I wonder how many years will it take before the newly appointed handmaid on the Supreme Court—presumably then joined on the court by likeminded religious zealots—comes to take my house away, based on the deeply held religious belief that is an affront to god that I, a single woman, should own a house on my own. Maybe that sounds far-fetched and overblown. Hopefully it is. But I imagine that well-educated women in 1960s Afghanistan and in 1970s Iran likewise felt secure in their western clothing and lifestyles until the Taliban and the Iranian Revolution upended things for them.

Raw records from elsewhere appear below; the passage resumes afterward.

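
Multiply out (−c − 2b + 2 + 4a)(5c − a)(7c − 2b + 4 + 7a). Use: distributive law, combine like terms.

−35c^3 − 60bc^2 + 50c^2 + 112ac^2 − 98abc + 140ac + 119a^2c + 20b^2c − 60bc − 4ab^2 + 12ab + 22a^2b + 40c − 8a − 30a^2 − 28a^3

(−c − 2b + 2 + 4a)(5c − a)(7c − 2b + 4 + 7a)
= (−5c^2 + ac − 10bc + 2ab + 10c − 2a + 20ac − 4a^2)(7c − 2b + 4 + 7a)    [distributive law]
= (−5c^2 + 21ac − 10bc + 2ab + 10c − 2a − 4a^2)(7c − 2b + 4 + 7a)    [combine like terms]
= −35c^3 + 10bc^2 − 20c^2 − 35ac^2 + 147ac^2 − 42abc + 84ac + 147a^2c − 70bc^2 + 20b^2c − 40bc − 70abc + 14abc − 4ab^2 + 8ab + 14a^2b + 70c^2 − 20bc + 40c + 70ac − 14ac + 4ab − 8a − 14a^2 − 28a^2c + 8a^2b − 16a^2 − 28a^3    [distributive law]
= −35c^3 − 60bc^2 + 50c^2 + 112ac^2 − 98abc + 140ac + 119a^2c + 20b^2c − 60bc − 4ab^2 + 12ab + 22a^2b + 40c − 8a − 30a^2 − 28a^3    [combine like terms]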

Or will my descent into hopelessness begin with a medical condition? I’ve paid into work healthcare plans for nearly three decades at this point. Throughout my life, I’ve been fortunate enough to not have to need to use healthcare, but as I get older it becomes more and more inevitable. And, if the current regime cannot be cast out with today’s election, it’s likely that I won’t have healthcare when I desperately need it. In a purely capitalist system in which basic healthcare services are contingent upon current employment, I’m likely to be deprived of any benefits at a time when I’m not able to find work, despite decades and decades of paying into the system.
And how long will it take before all the money I’ve put into social security since I started working at 16 will be redistributed to the Koch family and similar oligarchs? In fairness to the serial sexual assaulter who is threatening to force himself onto an unwilling American population for a second term, I know that dismantling social security isn’t really HIS idea. I realize it’s a longstanding goal of the Republican Party. But until now, Republicans have been stopped from carrying out this goal by the popularity of Social Security, knowing that going after it would mean certain electoral defeat. But once there are no longer free and fair elections, what’s to stop them from taking social security away?

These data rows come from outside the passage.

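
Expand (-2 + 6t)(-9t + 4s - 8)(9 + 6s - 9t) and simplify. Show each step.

(-2 + 6t)(-9t + 4s - 8)(9 + 6s - 9t)
= (18t - 8s + 16 - 54t^2 + 24st - 48t)(9 + 6s - 9t)    [distributive law]
= (-30t - 8s + 16 - 54t^2 + 24st)(9 + 6s - 9t)    [combine like terms]
= -270t - 180st + 270t^2 - 72s - 48s^2 + 72st + 144 + 96s - 144t - 486t^2 - 324st^2 + 486t^3 + 216st + 144s^2t - 216st^2    [distributive law]
= -414t + 108st - 216t^2 + 24s - 48s^2 + 144 - 540st^2 + 486t^3 + 144s^2t    [combine like terms]

-414t + 108st - 216t^2 + 24s - 48s^2 + 144 - 540st^2 + 486t^3 + 144s^2t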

If this should happen, it’s not going to be any consolation to me that my relatives and former high-school classmates who supported the tax-cheating, serially bankrupt, draft-dodging, POW-insulting reality TV blowhard didn’t expect this fate to befall someone like me…that they only thought this would happen to those “lazy” others, or people who they thought somehow “deserved” it.
But today, at least for now, I’m still holding out a fearful kind of hope that democracy will prevail. I keep thinking of the scene in Game of Thrones when the Hound is about to take Arya to be reunited with her family. “You’re almost there,” he says. “And you’re afraid you won’t make it. The closer you get, the worse the fear gets.” I feel that fear now, and I expect that fear to intensify throughout the day and into the night..
In that season of Game of Thrones, Arya’s fear was tragically justified—she never got to see her family members who were slaughtered at the Red Wedding. But we’ve already gone through the Red Wedding here in the U.S.—that was election night 2016, back when our belief in common decency was used against us and led to our complacency and our shocking defeat. I hope that after four years of abuse and seeing just how corrupt and criminal and cruel this regime can be, we’re more like Arya at the end of the series. I hope that tonight and in the coming days, when the gods of fascism come for us, we’re able to say, “Not Today.”
This morning I took a walk on the beach. It seemed like a good way to pass the time. The existential dread was there, but also hope for a better future.